This book is: delightful.
Other elements: con men, family duty, steamy hijinks in carriages, forbidden love, secrets and pies.
Read it: if you like well-written, plot-driven romances.
Overall rating: 7.75/10
I get a fair number of emails from authors who want me to read their books (and publishers who want me to read their authors’) books. I appreciate the interest, but almost all of them are from people who haven’t bothered to glance at my website.
They range from the delicately vague (“We always enjoy your insightful articles about your topic, especially the recent ones. Because of your interests, we feel you would appreciate this novel!”) to the completely off-base. I almost always say no.
Rose Lerner sent me the best blind book pitch email I’ve ever seen. She’d clearly read my blog, she’s witty, she was personable AND she chatted with me about antique jewelry. That, and her book was right up my alley: a story about a Jewish con man in Regency England. The book’s description ends with “Warning: contains secrets and pies.”

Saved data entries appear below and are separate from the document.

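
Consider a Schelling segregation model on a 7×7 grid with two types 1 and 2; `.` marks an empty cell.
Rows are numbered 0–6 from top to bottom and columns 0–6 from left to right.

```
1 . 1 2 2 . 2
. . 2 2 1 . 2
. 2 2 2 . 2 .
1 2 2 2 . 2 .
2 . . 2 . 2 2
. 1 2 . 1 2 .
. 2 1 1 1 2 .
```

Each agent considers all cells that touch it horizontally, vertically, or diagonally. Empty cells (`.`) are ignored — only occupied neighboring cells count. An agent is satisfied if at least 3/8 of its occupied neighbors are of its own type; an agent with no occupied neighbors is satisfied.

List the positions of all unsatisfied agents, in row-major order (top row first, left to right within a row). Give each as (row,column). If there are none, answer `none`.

(0,2), (1,4), (3,0), (4,0), (5,1), (5,4), (6,1), (6,5)

Row 0: (0,0)1 0/0 satisfied · (0,2)1 0/3 not · (0,3)2 3/5 satisfied · (0,4)2 2/3 satisfied · (0,6)2 1/1 satisfied
Row 1: (1,2)2 5/6 satisfied · (1,3)2 5/7 satisfied · (1,4)1 0/5 not · (1,6)2 2/2 satisfied
Row 2: (2,1)2 4/5 satisfied · (2,2)2 7/7 satisfied · (2,3)2 5/6 satisfied · (2,5)2 2/3 satisfied
Row 3: (3,0)1 0/3 not · (3,1)2 4/5 satisfied · (3,2)2 6/6 satisfied · (3,3)2 4/4 satisfied · (3,5)2 3/3 satisfied
Row 4: (4,0)2 1/3 not · (4,3)2 3/4 satisfied · (4,5)2 3/4 satisfied · (4,6)2 3/3 satisfied
Row 5: (5,1)1 1/4 not · (5,2)2 2/5 satisfied · (5,4)1 2/6 not · (5,5)2 3/5 satisfied
Row 6: (6,1)2 1/3 not · (6,2)1 2/4 satisfied · (6,3)1 3/4 satisfied · (6,4)1 2/4 satisfied · (6,5)2 1/3 not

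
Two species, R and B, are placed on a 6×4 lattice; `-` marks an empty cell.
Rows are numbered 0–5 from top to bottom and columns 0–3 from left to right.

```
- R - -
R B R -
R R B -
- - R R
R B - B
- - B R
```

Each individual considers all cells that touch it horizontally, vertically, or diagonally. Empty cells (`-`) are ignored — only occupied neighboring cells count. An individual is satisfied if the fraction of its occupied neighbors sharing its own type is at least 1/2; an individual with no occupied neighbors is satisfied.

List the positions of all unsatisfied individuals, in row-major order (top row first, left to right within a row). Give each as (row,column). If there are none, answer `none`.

(1,1), (2,2), (3,2), (3,3), (4,0), (4,1), (4,3), (5,3)

Row 0: (0,1)R 2/3 satisfied
Row 1: (1,0)R 3/4 satisfied · (1,1)B 1/6 not · (1,2)R 2/4 satisfied
Row 2: (2,0)R 2/3 satisfied · (2,1)R 4/6 satisfied · (2,2)B 1/5 not
Row 3: (3,2)R 2/5 not · (3,3)R 1/3 not
Row 4: (4,0)R 0/1 not · (4,1)B 1/3 not · (4,3)B 1/4 not
Row 5: (5,2)B 2/3 satisfied · (5,3)R 0/2 not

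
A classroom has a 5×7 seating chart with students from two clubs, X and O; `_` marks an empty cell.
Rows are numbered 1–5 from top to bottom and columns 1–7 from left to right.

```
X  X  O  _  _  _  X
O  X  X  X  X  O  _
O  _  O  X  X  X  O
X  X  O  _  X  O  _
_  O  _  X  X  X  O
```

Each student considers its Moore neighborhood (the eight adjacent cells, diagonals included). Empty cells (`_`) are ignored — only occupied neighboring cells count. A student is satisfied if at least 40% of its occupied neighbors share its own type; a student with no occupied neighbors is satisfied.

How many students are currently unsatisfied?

10

(1,1)X 2/3 ok
(1,2)X 3/5 ok
(1,3)O 0/4 unhappy
(1,7)X 0/1 unhappy
(2,1)O 1/4 unhappy
(2,2)X 3/7 ok
(2,3)X 4/6 ok
(2,4)X 4/6 ok
(2,5)X 4/5 ok
(2,6)O 1/5 unhappy
(3,1)O 1/4 unhappy
(3,3)O 1/6 unhappy
(3,4)X 5/7 ok
(3,5)X 5/7 ok
(3,6)X 3/6 ok
(3,7)O 2/3 ok
(4,1)X 1/3 unhappy
(4,2)X 1/5 unhappy
(4,3)O 2/5 ok
(4,5)X 6/7 ok
(4,6)O 2/7 unhappy
(5,2)O 1/3 unhappy
(5,4)X 2/3 ok
(5,5)X 3/4 ok
(5,6)X 2/4 ok
(5,7)O 1/2 ok
Unsatisfied: (1,3), (1,7), (2,1), (2,6), (3,1), (3,3), (4,1), (4,2), (4,6), (5,2) — 10 in total.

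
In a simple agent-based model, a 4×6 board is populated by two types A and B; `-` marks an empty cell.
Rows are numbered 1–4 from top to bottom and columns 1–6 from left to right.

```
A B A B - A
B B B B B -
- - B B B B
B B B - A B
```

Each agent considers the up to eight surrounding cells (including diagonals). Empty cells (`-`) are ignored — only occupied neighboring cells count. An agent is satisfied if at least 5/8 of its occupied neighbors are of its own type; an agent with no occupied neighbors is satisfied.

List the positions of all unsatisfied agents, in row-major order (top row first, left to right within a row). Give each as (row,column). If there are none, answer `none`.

(1,1)A 0/3 ✗
(1,2)B 3/5 ✗
(1,3)A 0/5 ✗
(1,4)B 3/4 ✓
(1,6)A 0/1 ✗
(2,1)B 2/3 ✓
(2,2)B 4/6 ✓
(2,3)B 6/7 ✓
(2,4)B 6/7 ✓
(2,5)B 5/6 ✓
(3,3)B 6/6 ✓
(3,4)B 6/7 ✓
(3,5)B 5/6 ✓
(3,6)B 3/4 ✓
(4,1)B 1/1 ✓
(4,2)B 3/3 ✓
(4,3)B 3/3 ✓
(4,5)A 0/4 ✗
(4,6)B 2/3 ✓

(1,1), (1,2), (1,3), (1,6), (4,5)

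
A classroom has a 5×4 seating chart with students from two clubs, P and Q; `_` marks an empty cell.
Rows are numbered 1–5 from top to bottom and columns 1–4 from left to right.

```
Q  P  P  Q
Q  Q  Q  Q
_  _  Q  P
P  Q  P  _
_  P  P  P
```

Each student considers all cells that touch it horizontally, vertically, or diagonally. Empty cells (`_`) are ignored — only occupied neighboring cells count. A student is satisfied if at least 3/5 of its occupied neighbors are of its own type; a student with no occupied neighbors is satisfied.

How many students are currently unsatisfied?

6

(1,1)Q 2/3 satisfied
(1,2)P 1/5 not
(1,3)P 1/5 not
(1,4)Q 2/3 satisfied
(2,1)Q 2/3 satisfied
(2,2)Q 4/6 satisfied
(2,3)Q 4/7 not
(2,4)Q 3/5 satisfied
(3,3)Q 4/6 satisfied
(3,4)P 1/4 not
(4,1)P 1/2 not
(4,2)Q 1/5 not
(4,3)P 4/6 satisfied
(5,2)P 3/4 satisfied
(5,3)P 3/4 satisfied
(5,4)P 2/2 satisfied
Unsatisfied: (1,2), (1,3), (2,3), (3,4), (4,1), (4,2) — 6 in total.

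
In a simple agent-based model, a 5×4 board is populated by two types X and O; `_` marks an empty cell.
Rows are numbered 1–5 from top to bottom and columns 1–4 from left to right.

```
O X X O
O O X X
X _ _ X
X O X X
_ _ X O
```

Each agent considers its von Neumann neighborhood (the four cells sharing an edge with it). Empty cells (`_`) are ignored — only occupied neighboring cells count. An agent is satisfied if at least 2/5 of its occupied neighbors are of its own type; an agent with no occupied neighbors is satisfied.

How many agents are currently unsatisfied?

5

Row 1: (1,1)O 1/2 ✓ · (1,2)X 1/3 ✗ · (1,3)X 2/3 ✓ · (1,4)O 0/2 ✗
Row 2: (2,1)O 2/3 ✓ · (2,2)O 1/3 ✗ · (2,3)X 2/3 ✓ · (2,4)X 2/3 ✓
Row 3: (3,1)X 1/2 ✓ · (3,4)X 2/2 ✓
Row 4: (4,1)X 1/2 ✓ · (4,2)O 0/2 ✗ · (4,3)X 2/3 ✓ · (4,4)X 2/3 ✓
Row 5: (5,3)X 1/2 ✓ · (5,4)O 0/2 ✗
Unsatisfied: (1,2), (1,4), (2,2), (4,2), (5,4) — 5 in total.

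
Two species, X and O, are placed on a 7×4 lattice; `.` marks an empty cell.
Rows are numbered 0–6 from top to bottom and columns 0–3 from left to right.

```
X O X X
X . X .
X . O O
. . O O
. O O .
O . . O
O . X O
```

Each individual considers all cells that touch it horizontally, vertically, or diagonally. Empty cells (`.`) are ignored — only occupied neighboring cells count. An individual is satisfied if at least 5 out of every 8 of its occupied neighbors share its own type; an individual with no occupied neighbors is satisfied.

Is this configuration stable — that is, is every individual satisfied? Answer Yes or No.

(0,0)X 1/2 not
(0,1)O 0/4 not
(0,2)X 2/3 satisfied
(0,3)X 2/2 satisfied
(1,0)X 2/3 satisfied
(1,2)X 2/5 not
(2,0)X 1/1 satisfied
(2,2)O 3/4 satisfied
(2,3)O 3/4 satisfied
(3,2)O 5/5 satisfied
(3,3)O 4/4 satisfied
(4,1)O 3/3 satisfied
(4,2)O 4/4 satisfied
(5,0)O 2/2 satisfied
(5,3)O 2/3 satisfied
(6,0)O 1/1 satisfied
(6,2)X 0/2 not
(6,3)O 1/2 not
For instance (0,0) has only 1/2 same-type neighbors, below 5/8.

No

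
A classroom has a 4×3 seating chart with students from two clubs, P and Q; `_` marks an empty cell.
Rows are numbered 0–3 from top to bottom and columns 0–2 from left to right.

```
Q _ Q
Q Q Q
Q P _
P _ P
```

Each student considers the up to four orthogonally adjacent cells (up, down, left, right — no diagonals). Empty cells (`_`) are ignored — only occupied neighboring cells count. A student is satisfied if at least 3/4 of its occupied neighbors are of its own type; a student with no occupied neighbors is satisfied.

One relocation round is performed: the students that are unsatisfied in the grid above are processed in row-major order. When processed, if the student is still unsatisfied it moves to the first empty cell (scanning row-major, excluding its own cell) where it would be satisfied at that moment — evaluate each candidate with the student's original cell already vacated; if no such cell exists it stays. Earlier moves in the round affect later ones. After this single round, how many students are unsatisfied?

Initially unsatisfied (in order): (1,1), (2,0), (2,1), (3,0).
  (1,1) → (0,1).
  (2,0) → (1,1).
  (2,1) → (3,1).
  (3,0): now satisfied by earlier moves; stays.
Resulting grid:
Q Q Q
Q Q Q
_ _ _
P P P
All satisfied now.

0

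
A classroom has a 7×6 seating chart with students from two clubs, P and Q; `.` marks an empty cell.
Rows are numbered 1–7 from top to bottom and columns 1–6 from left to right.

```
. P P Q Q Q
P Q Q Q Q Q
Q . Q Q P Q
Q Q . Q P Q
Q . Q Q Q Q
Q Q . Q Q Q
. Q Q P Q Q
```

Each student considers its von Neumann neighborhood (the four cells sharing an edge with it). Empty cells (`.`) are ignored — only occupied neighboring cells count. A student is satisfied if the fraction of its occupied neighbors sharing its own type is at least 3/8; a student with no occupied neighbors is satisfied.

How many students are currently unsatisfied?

Row 1: (1,2)P 1/2 ok · (1,3)P 1/3 unhappy · (1,4)Q 2/3 ok · (1,5)Q 3/3 ok · (1,6)Q 2/2 ok
Row 2: (2,1)P 0/2 unhappy · (2,2)Q 1/3 unhappy · (2,3)Q 3/4 ok · (2,4)Q 4/4 ok · (2,5)Q 3/4 ok · (2,6)Q 3/3 ok
Row 3: (3,1)Q 1/2 ok · (3,3)Q 2/2 ok · (3,4)Q 3/4 ok · (3,5)P 1/4 unhappy · (3,6)Q 2/3 ok
Row 4: (4,1)Q 3/3 ok · (4,2)Q 1/1 ok · (4,4)Q 2/3 ok · (4,5)P 1/4 unhappy · (4,6)Q 2/3 ok
Row 5: (5,1)Q 2/2 ok · (5,3)Q 1/1 ok · (5,4)Q 4/4 ok · (5,5)Q 3/4 ok · (5,6)Q 3/3 ok
Row 6: (6,1)Q 2/2 ok · (6,2)Q 2/2 ok · (6,4)Q 2/3 ok · (6,5)Q 4/4 ok · (6,6)Q 3/3 ok
Row 7: (7,2)Q 2/2 ok · (7,3)Q 1/2 ok · (7,4)P 0/3 unhappy · (7,5)Q 2/3 ok · (7,6)Q 2/2 ok
Unsatisfied: (1,3), (2,1), (2,2), (3,5), (4,5), (7,4) — 6 in total.

6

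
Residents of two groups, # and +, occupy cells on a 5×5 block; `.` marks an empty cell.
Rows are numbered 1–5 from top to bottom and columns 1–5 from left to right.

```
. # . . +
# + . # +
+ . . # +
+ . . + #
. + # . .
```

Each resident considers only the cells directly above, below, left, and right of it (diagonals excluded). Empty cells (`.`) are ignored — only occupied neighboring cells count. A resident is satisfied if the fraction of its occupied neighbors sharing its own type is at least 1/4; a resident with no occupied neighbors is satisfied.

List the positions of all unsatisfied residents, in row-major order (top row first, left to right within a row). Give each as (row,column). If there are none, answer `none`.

(1,2)# 0/1 not
(1,5)+ 1/1 satisfied
(2,1)# 0/2 not
(2,2)+ 0/2 not
(2,4)# 1/2 satisfied
(2,5)+ 2/3 satisfied
(3,1)+ 1/2 satisfied
(3,4)# 1/3 satisfied
(3,5)+ 1/3 satisfied
(4,1)+ 1/1 satisfied
(4,4)+ 0/2 not
(4,5)# 0/2 not
(5,2)+ 0/1 not
(5,3)# 0/1 not

(1,2), (2,1), (2,2), (4,4), (4,5), (5,2), (5,3)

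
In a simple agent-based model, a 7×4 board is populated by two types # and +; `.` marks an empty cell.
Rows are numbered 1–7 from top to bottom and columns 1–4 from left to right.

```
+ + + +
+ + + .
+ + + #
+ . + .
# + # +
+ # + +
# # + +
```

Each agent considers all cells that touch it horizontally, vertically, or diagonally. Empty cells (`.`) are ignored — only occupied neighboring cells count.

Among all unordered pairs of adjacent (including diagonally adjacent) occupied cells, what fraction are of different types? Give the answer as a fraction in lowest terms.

19/63

Scan each occupied cell's neighbors to the right and below (and the two forward diagonals) so each pair is counted once.
From row 1: 0 unlike of 11 pairs (running 0/11).
From row 2: 1 unlike of 10 pairs (running 1/21).
From row 3: 2 unlike of 8 pairs (running 3/29).
From row 4: 2 unlike of 5 pairs (running 5/34).
From row 5: 7 unlike of 13 pairs (running 12/47).
From row 6: 6 unlike of 13 pairs (running 18/60).
From row 7: 1 unlike of 3 pairs (running 19/63).
Total adjacent occupied pairs: 63; unlike-type pairs: 19.
19/63 is already in lowest terms.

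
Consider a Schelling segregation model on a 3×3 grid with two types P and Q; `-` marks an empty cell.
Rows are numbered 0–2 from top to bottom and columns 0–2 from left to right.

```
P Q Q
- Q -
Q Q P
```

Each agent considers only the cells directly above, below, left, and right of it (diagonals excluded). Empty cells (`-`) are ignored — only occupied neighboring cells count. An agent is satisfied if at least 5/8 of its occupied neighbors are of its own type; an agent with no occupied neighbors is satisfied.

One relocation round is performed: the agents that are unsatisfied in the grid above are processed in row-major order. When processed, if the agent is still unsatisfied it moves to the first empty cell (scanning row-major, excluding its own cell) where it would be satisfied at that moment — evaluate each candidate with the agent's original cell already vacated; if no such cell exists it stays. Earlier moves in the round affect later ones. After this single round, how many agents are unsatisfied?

2

Initially unsatisfied (in order): (0,0), (2,2).
  (0,0): no empty cell satisfies it; stays.
  (2,2): no empty cell satisfies it; stays.
Resulting grid:
P Q Q
- Q -
Q Q P
Unsatisfied now: (0,0), (2,2).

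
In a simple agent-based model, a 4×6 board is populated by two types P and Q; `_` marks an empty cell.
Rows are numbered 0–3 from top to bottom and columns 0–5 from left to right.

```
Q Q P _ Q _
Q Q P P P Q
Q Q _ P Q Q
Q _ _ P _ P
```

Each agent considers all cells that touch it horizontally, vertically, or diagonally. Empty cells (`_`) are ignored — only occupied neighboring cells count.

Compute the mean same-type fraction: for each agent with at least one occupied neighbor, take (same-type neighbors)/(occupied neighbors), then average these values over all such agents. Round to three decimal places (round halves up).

Row 0: (0,0)Q 3/3 · (0,1)Q 3/5 · (0,2)P 2/4 · (0,4)Q 1/3
Row 1: (1,0)Q 5/5 · (1,1)Q 5/7 · (1,2)P 3/6 · (1,3)P 4/6 · (1,4)P 2/6 · (1,5)Q 3/4
Row 2: (2,0)Q 4/4 · (2,1)Q 4/5 · (2,3)P 4/5 · (2,4)Q 2/7 · (2,5)Q 2/4
Row 3: (3,0)Q 2/2 · (3,3)P 1/2 · (3,5)P 0/2
Sum over 18 agents: 3/3 + 3/5 + 2/4 + 1/3 + 5/5 + 5/7 + 3/6 + 4/6 + 2/6 + 3/4 + 4/4 + 4/5 + 4/5 + 2/7 + 2/4 + 2/2 + 1/2 + 0/2 = 677/60; mean = 677/60 ÷ 18 = 677/1080 = 0.626851… → 0.627.

0.627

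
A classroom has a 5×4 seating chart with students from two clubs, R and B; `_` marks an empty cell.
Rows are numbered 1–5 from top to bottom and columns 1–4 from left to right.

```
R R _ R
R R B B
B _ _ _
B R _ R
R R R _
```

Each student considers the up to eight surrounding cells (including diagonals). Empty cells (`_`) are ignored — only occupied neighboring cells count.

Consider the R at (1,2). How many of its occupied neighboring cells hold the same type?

3

Occupied neighbors of (1,2): (1,1)=R, (2,1)=R, (2,2)=R, (2,3)=B.
Same type (R): 3 of 4.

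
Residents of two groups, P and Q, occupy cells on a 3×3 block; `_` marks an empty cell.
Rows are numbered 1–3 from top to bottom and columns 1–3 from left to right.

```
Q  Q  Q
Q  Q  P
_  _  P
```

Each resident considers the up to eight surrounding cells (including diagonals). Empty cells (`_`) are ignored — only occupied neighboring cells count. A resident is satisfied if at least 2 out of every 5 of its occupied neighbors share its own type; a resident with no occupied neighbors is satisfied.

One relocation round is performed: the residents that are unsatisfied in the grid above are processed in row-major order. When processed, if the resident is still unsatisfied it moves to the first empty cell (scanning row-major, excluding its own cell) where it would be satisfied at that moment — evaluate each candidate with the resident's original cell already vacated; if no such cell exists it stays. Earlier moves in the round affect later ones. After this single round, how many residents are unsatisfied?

Initially unsatisfied (in order): (2,3).
  (2,3): no empty cell satisfies it; stays.
Resulting grid:
Q Q Q
Q Q P
_ _ P
Unsatisfied now: (2,3).

1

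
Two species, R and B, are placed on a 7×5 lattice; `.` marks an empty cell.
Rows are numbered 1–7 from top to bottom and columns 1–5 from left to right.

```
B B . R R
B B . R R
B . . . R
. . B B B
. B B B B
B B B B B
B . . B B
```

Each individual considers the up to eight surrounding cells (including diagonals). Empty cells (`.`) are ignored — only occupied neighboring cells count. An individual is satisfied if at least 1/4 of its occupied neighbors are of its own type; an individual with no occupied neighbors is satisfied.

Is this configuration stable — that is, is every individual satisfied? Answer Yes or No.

Row 1: (1,1)B 3/3 ok · (1,2)B 3/3 ok · (1,4)R 3/3 ok · (1,5)R 3/3 ok
Row 2: (2,1)B 4/4 ok · (2,2)B 4/4 ok · (2,4)R 4/4 ok · (2,5)R 4/4 ok
Row 3: (3,1)B 2/2 ok · (3,5)R 2/4 ok
Row 4: (4,3)B 4/4 ok · (4,4)B 5/6 ok · (4,5)B 3/4 ok
Row 5: (5,2)B 5/5 ok · (5,3)B 7/7 ok · (5,4)B 8/8 ok · (5,5)B 5/5 ok
Row 6: (6,1)B 3/3 ok · (6,2)B 5/5 ok · (6,3)B 6/6 ok · (6,4)B 7/7 ok · (6,5)B 5/5 ok
Row 7: (7,1)B 2/2 ok · (7,4)B 4/4 ok · (7,5)B 3/3 ok
All meet the threshold, so the configuration is stable.

Yes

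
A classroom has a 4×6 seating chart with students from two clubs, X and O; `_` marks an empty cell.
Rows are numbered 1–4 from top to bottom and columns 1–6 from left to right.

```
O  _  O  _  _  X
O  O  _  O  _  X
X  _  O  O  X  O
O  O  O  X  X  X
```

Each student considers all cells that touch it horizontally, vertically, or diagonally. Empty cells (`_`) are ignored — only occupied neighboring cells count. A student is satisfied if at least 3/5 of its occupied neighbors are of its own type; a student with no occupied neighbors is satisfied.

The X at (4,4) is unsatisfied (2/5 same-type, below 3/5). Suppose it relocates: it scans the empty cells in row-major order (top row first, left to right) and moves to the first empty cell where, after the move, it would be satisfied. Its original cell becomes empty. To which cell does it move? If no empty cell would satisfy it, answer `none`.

(1,5)

Vacating (4,4). Empty cells in order:
  (1,2): 0/4 same-type → still unsatisfied.
  (1,4): 0/2 same-type → still unsatisfied.
  (1,5): 2/3 same-type → satisfied — stop here.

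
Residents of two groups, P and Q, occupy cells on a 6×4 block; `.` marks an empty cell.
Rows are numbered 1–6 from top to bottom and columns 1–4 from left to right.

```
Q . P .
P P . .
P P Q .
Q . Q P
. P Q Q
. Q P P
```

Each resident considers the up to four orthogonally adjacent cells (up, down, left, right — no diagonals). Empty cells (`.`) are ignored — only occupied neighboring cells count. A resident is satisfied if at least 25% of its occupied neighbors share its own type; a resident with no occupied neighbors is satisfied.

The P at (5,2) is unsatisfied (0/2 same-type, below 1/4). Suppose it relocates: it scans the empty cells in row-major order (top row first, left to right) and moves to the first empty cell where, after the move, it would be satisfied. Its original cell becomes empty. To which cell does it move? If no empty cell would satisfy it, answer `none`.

Vacating (5,2). Empty cells in order:
  (1,2): 2/3 same-type → satisfied — stop here.

(1,2)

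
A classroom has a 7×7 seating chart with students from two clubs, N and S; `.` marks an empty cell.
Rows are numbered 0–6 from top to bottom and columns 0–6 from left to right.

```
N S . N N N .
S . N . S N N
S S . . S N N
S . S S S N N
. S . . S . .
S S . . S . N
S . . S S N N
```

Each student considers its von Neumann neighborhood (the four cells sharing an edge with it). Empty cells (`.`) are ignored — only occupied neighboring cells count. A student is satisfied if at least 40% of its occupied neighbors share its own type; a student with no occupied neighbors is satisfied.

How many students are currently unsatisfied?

(0,0)N 0/2 unhappy
(0,1)S 0/1 unhappy
(0,3)N 1/1 ok
(0,4)N 2/3 ok
(0,5)N 2/2 ok
(1,0)S 1/2 ok
(1,2)N 0/0 ok
(1,4)S 1/3 unhappy
(1,5)N 3/4 ok
(1,6)N 2/2 ok
(2,0)S 3/3 ok
(2,1)S 1/1 ok
(2,4)S 2/3 ok
(2,5)N 3/4 ok
(2,6)N 3/3 ok
(3,0)S 1/1 ok
(3,2)S 1/1 ok
(3,3)S 2/2 ok
(3,4)S 3/4 ok
(3,5)N 2/3 ok
(3,6)N 2/2 ok
(4,1)S 1/1 ok
(4,4)S 2/2 ok
(5,0)S 2/2 ok
(5,1)S 2/2 ok
(5,4)S 2/2 ok
(5,6)N 1/1 ok
(6,0)S 1/1 ok
(6,3)S 1/1 ok
(6,4)S 2/3 ok
(6,5)N 1/2 ok
(6,6)N 2/2 ok
Unsatisfied: (0,0), (0,1), (1,4) — 3 in total.

3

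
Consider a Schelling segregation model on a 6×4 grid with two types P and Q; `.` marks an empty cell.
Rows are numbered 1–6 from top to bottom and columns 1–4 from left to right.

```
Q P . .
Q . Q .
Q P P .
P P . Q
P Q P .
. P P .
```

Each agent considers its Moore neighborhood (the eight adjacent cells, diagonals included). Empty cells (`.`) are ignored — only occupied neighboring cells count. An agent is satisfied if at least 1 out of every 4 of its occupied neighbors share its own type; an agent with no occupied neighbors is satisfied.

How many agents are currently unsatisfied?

4

Row 1: (1,1)Q 1/2 ✓ · (1,2)P 0/3 ✗
Row 2: (2,1)Q 2/4 ✓ · (2,3)Q 0/3 ✗
Row 3: (3,1)Q 1/4 ✓ · (3,2)P 3/6 ✓ · (3,3)P 2/4 ✓
Row 4: (4,1)P 3/5 ✓ · (4,2)P 5/7 ✓ · (4,4)Q 0/2 ✗
Row 5: (5,1)P 3/4 ✓ · (5,2)Q 0/6 ✗ · (5,3)P 3/5 ✓
Row 6: (6,2)P 3/4 ✓ · (6,3)P 2/3 ✓
Unsatisfied: (1,2), (2,3), (4,4), (5,2) — 4 in total.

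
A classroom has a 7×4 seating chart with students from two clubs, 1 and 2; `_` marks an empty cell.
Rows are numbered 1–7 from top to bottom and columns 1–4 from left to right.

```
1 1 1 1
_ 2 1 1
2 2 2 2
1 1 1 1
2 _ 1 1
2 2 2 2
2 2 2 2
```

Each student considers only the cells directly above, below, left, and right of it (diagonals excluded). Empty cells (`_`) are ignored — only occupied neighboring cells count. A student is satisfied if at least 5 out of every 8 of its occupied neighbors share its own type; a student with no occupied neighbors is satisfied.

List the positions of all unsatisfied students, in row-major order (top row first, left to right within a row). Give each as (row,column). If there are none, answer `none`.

(1,1)1 1/1 ok
(1,2)1 2/3 ok
(1,3)1 3/3 ok
(1,4)1 2/2 ok
(2,2)2 1/3 unhappy
(2,3)1 2/4 unhappy
(2,4)1 2/3 ok
(3,1)2 1/2 unhappy
(3,2)2 3/4 ok
(3,3)2 2/4 unhappy
(3,4)2 1/3 unhappy
(4,1)1 1/3 unhappy
(4,2)1 2/3 ok
(4,3)1 3/4 ok
(4,4)1 2/3 ok
(5,1)2 1/2 unhappy
(5,3)1 2/3 ok
(5,4)1 2/3 ok
(6,1)2 3/3 ok
(6,2)2 3/3 ok
(6,3)2 3/4 ok
(6,4)2 2/3 ok
(7,1)2 2/2 ok
(7,2)2 3/3 ok
(7,3)2 3/3 ok
(7,4)2 2/2 ok

(2,2), (2,3), (3,1), (3,3), (3,4), (4,1), (5,1)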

Con men? Well-deployed puns? Sign me up.
I was hoping to like True Pretenses because I enjoyed my chat with its author so much, and guess what? I did.
The characters are complicated and deeply rooted in their own individual histories, histories that are gradually revealed to the reader throughout the story in a satisfying and gradual enlightening. Said individual histories get pretty grim: this story actually went a bit darker in plot than the romances I normally gravitate towards, but it pulled me right in. The writing is vivid and detailed; it’s hard to resist.
The story centers around two pairs of siblings: Ash Cohen and his younger brother, and Lydia Reeve and her younger brother. Each older sibling has taken on the role of “the responsible one” and is in some distress because of it. The characters meet at a pivotal point in their lives, hearts and loins are inflamed, and hijinks ensue.
Also: I am a sucker for couples that get handsey in carriages, which happens to great effect in True Pretenses. You go, amorous couples. You’re in an enclosed box, take advantage of it!
In summary: if you enjoy historical romances, stories about sibling relationships, and/or stories about con men, True Pretenses is definitely worth your time.
My thanks to Rose Lerner for providing me with a review copy of True Pretenses.